SpaceX scende sotto il prezzo IPO: evaporati mille miliardi in un mese
Il titolo della società aerospaziale di Elon Musk perde il 40% dal picco di giugno, trascinato dallo scetticismo sulle valutazioni legate all'intelligenza artificiale e dall'attesa per le prime trimestrali da quotata.
Le azioni di SpaceX sono scese mercoledì sotto i 135 dollari del prezzo di offerta iniziale, toccando un minimo di 133 dollari e cancellando tutti i guadagni successivi al collocamento record di giugno. Dal massimo di 225 dollari raggiunto a metà mese, il titolo ha perso circa il 40%, azzerando oltre mille miliardi di dollari di capitalizzazione di mercato e riducendo la fortuna personale di Musk da 1.200 a circa 760 miliardi.
La correzione riflette un più ampio riposizionamento degli investitori, spiega la comunità finanziaria di Wall Street, che dopo l'entusiasmo iniziale per l'intelligenza artificiale sta ora valutando con maggiore scetticismo la sostenibilità di valutazioni superiori a 100 volte il fatturato. SpaceX, che ha chiuso l'ultimo esercizio con perdite per quasi 5 miliardi di dollari a fronte di 18,7 miliardi di ricavi, sconta anche il peso delle massicce spese in conto capitale destinate ai data center orbitali e all'infrastruttura AI, un settore dove le attese sono altissime ma i ritorni ancora incerti.
L'operazione, la più grande IPO della storia con una raccolta di circa 86 miliardi di dollari, aveva fruttato alle banche collocatrici commissioni record per 500 milioni. Oggi gli investitori che hanno acquistato al collocamento si trovano in potenziale perdita, mentre i fondi passivi legati al Nasdaq 100, in cui SpaceX è entrata con una corsia preferenziale, hanno assorbito il titolo senza riuscire a sostenerne il corso. In Europa, il contraccolpo si è fatto sentire sui listini tecnologici, già provati dal riposizionamento sui titoli growth, e anche le obbligazioni emesse da SpaceX a fine giugno hanno subito forti vendite.
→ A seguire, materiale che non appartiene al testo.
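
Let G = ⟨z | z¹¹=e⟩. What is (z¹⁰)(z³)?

Compute (z¹⁰) · (z³) by multiplying left to right and reducing via the relations at each step:
  (z¹⁰) · z³ = z²

Answer: z²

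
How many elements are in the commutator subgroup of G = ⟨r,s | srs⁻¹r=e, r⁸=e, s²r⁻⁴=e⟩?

G' = [G, G] is generated by all commutators. The generator-pair commutators are: [r, s] = r².
The subgroup they normally generate is {e, r², r⁴, r⁶}, of order 4.
Check: |G/G'| = 16/4 = 4 is the order of the abelianisation.

Answer: 4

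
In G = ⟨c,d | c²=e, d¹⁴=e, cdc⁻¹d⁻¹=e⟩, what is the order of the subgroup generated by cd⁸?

|⟨cd⁸⟩| equals the order of cd⁸. Compute successive powers until reaching e:
  (cd⁸)¹ = cd⁸, (cd⁸)² = d², (cd⁸)³ = cd¹⁰, (cd⁸)⁴ = d⁴, (cd⁸)⁵ = cd¹², (cd⁸)⁶ = d⁶, (cd⁸)⁷ = c, (cd⁸)⁸ = d⁸, (cd⁸)⁹ = cd², (cd⁸)¹⁰ = d¹⁰, (cd⁸)¹¹ = cd⁴, (cd⁸)¹² = d¹², (cd⁸)¹³ = cd⁶, (cd⁸)¹⁴ = e.
The smallest positive k with (cd⁸)ᵏ = e is 14, so |⟨cd⁸⟩| = 14.

Answer: 14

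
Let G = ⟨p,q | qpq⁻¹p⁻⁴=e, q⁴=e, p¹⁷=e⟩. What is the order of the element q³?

Compute successive powers until reaching e:
  (q³)¹ = q³, (q³)² = q², (q³)³ = q, (q³)⁴ = e.
The smallest positive k with (q³)ᵏ = e is 4.

Answer: 4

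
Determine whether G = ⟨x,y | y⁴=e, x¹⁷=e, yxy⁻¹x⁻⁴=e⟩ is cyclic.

Every cyclic group is abelian. But x·y = xy while y·x = x⁴y, so x·y ≠ y·x and G is not abelian. Hence G is not cyclic.

Answer: No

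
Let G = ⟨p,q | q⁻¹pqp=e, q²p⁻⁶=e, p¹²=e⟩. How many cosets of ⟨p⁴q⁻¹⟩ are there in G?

First find ord(p⁴q⁻¹) by computing successive powers:
  (p⁴q⁻¹)¹ = p⁴q⁻¹, (p⁴q⁻¹)² = p⁶, (p⁴q⁻¹)³ = p⁴q, (p⁴q⁻¹)⁴ = e.
So |⟨p⁴q⁻¹⟩| = ord(p⁴q⁻¹) = 4. With |G| = 24, by Lagrange [G : ⟨p⁴q⁻¹⟩] = 24/4 = 6.

Answer: 6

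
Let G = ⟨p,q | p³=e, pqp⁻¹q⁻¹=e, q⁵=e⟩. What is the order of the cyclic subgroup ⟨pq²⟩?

|⟨pq²⟩| equals the order of pq². Compute successive powers until reaching e:
  (pq²)¹ = pq², (pq²)² = p²q⁴, (pq²)³ = q, (pq²)⁴ = pq³, (pq²)⁵ = p², (pq²)⁶ = q², (pq²)⁷ = pq⁴, (pq²)⁸ = p²q, (pq²)⁹ = q³, (pq²)¹⁰ = p, (pq²)¹¹ = p²q², (pq²)¹² = q⁴, (pq²)¹³ = pq, (pq²)¹⁴ = p²q³, (pq²)¹⁵ = e.
The smallest positive k with (pq²)ᵏ = e is 15, so |⟨pq²⟩| = 15.

Answer: 15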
Gli occhi sono ora puntati sulla prima relazione trimestrale da società quotata, attesa nelle prossime settimane, e sul tredicesimo volo di prova del razzo Starship, considerato un passaggio cruciale per la riduzione dei costi di lancio. Un ulteriore banco di prova sarà la scadenza parziale del lock-up post-IPO, che a partire da agosto consentirà ad alcuni azionisti storici e dipendenti di vendere le proprie quote, immettendo nuova potenziale pressione sul titolo.
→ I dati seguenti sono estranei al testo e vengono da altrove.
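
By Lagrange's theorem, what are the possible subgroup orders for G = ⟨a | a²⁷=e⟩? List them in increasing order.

|G| = 27 = 3³. By Lagrange's theorem the order of any subgroup divides 27; the divisors of 27 are 1, 3, 9, 27.

Answer: 1, 3, 9, 27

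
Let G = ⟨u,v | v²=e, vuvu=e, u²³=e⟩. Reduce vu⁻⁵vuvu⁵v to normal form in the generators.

Multiply left to right, reducing at each step:
  v · u⁻⁵ = u⁵v
  (u⁵v) · v = u⁵
  (u⁵) · u = u⁶
  (u⁶) · v = u⁶v
  (u⁶v) · u⁵ = uv
  (uv) · v = u

Answer: u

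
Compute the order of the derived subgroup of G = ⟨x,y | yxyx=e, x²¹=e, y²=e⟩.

G' = [G, G] is generated by all commutators. The generator-pair commutators are: [x, y] = x².
The subgroup they normally generate is {e, x, x², x³, x⁴, x⁵, x⁶, x⁷, x⁸, x⁹, x¹⁰, x¹¹, x¹², x¹³, x¹⁴, x¹⁵, x¹⁶, x¹⁷, x¹⁸, x¹⁹, x²⁰}, of order 21.
Check: |G/G'| = 42/21 = 2 is the order of the abelianisation.

Answer: 21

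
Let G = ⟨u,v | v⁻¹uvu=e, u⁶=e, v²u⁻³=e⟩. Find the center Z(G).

An element z ∈ Z(G) iff z commutes with every generator.
For example u³ is central: (u³)·u = u⁴ = u·(u³); (u³)·v = v⁻¹ = v·(u³).
Whereas u ∉ Z(G) since u·v = uv ≠ u²v⁻¹ = v·u.
Checking each of the 12 elements this way gives Z(G) = {e, u³}, of order 2.

Answer: {e, u³}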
| Stampa atlantica / anglosfera | −0.20 | neutral |
|---|---|---|
| Stampa europea continentale | −0.50 | critical |
| Stampa russa e CSI | 0.00 | neutral |
Il mercato parla: una perdita di 800 miliardi di dollari segnala che nemmeno i titoli più hypeggiati sono immuni alla gravità.
Evidenziando la perdita assoluta in dollari anziché la percentuale, la narrazione amplifica il senso di un ribaltamento catastrofico, facendo apparire l'evento più significativo di un tipico calo post-IPO.
La cornice atlantica omette l'euforia iniziale e il ruolo degli investitori retail, concentrandosi esclusivamente sulla perdita per creare una narrazione di crollo improvviso.
Il continente osserva con un misto di schadenfreude e cautela mentre il volo meteorico del titolo spaziale incontra un atterraggio duro.
Usando metafore di caduta dal cielo e sottolineando il 'Kaufrausch' degli investitori retail, la narrazione inquadra il calo come una lezione morale sugli eccessi di mercato.
La cornice europea continentale omette la perdita assoluta di 800 miliardi di dollari, concentrandosi invece sul calo del prezzo e sulla narrazione della follia degli investitori retail.
L'osservatore russo annota il fatto senza abbellimenti: il titolo è sceso del 40% dai massimi, sotto il prezzo dell'IPO.
Presentando solo i dati grezzi e nessun commento, la cornice implica che tali movimenti di mercato siano di routine e non degni di allarme.
La cornice russa omette qualsiasi contesto sull'hype dell'IPO, sulla valutazione dell'azienda o sulla reazione del mercato più ampio, presentando l'evento come un mero fatto statistico.